The last three games against Miami, Jacksonville and New England have provided great moments.

 

Hilton had 102 yards on six receptions against the Dolphins, and his 36-yard scoring reception was a leaping snare involving two defenders that gave the Colts a 20-17 third-quarter lead in an eventual 23-20 win.

 

At Jacksonville, he rushed for 19 and 11 yards on first-down reverses, with the first one leading to an early score in 17-point opening burst in a decisive win.

 

Last week at New England, Hilton scored on 14- and 43-yard receptions.  He became sixth Colts rookie to have two touchdown receptions in a game, one behind the club record.  Hilton also equaled a club record that was set in 1989 when his 100 yards on six receptions marked the third game his yardage hit triple digits.

 

Interim Head Coach Bruce Arians saw Hilton’s talents early.

 

“I think, really, it was back in the spring, he flew by a couple guys in practice and it was like, ‘This guy’s got some speed,’ ” said Arians.

 

Hilton aggravated a previous groin injury during the spring and started taking full shape again in preseason.  The electric nature was evident again.

 

“Early preseason games, I saw the speed actually show up.  Then he just got better and better from there,” said Arians.  “I’m very pleased with him as a wide receiver.  I think we’re all surprised that he’s got three 100-yard games, but he can run fast and he gets behind people.  He can take a short one and take it to the house.”

 

While Hilton is a component in the return game (15 punt returns, 8.1 average; seven kickoff returns, 16.9 average), he is growing in the offense. 

 

“I’m very comfortable.  I learned my role in the offense.  Right now, it’s doing big things for me.  Once I catch the ball, I’m able to do the right thing,” said Hilton.  “Learning takes times.  For me, spending more time with Reggie (Wayne) is helping me out a lot.  It’s showing.  It’s reflected in my game, and I’m just having fun.”

 

Hilton was like other Colts rookies in being thrust directly into action by the coaching staff.  The accelerated learning pace in the off-season and training camp was hurled at each player, and Hilton was relegated to mental reps as his injury healed.

 

He has found guidance in Wayne, and he says it is beneficial having young teammates like LaVon Brazill, Dwayne Allen and Coby Fleener share the same rookie experiences, too.

 

“Oh, yeah, because they’re also trying to learn the offense,” said Hilton.  “That 12-year vet (Wayne), he’s helping out more than anything.”

 

Hilton was pleased on draft day with the confidence Indianapolis showed in him.  Now, he feels accountable to produce.

 

“I hold myself to high standards.  It’s expected from me,” said Hilton.  “It’s why they traded up for me in the third round.  Right now, I’m just having fun and doing what they need me to do.
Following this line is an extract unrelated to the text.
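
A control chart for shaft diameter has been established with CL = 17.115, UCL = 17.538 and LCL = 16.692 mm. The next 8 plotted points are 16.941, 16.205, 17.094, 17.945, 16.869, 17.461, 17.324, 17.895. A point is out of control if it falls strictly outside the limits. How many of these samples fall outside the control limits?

3

Compare each point to [16.692, 17.538]: sample 2 = 16.205 < LCL; sample 4 = 17.945 > UCL; sample 8 = 17.895 > UCL.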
Whenever the ball comes my way, I have to make sure to catch it, protect it and run after the catch.”

 

Hilton was the 13th receiver taken in the draft.  Four went in the first round and other than Hilton, the only one to produce one 100-yard game is Jacksonville’s Justin Blackmon.  Blackmon was taken fifth overall.  Hilton was the 92nd choice.

 

The player who set the club mark with three 100-yard games as a rookie was Andre Rison, taken 22nd overall in 1989.

 

Hilton is aware of who Rison is, but he just wants more from himself.

 

“Hopefully, there is more to come.  My role in the offense is doing me (fine), and I’m just having fun,” said Hilton.  “That’s what I’m going to do.”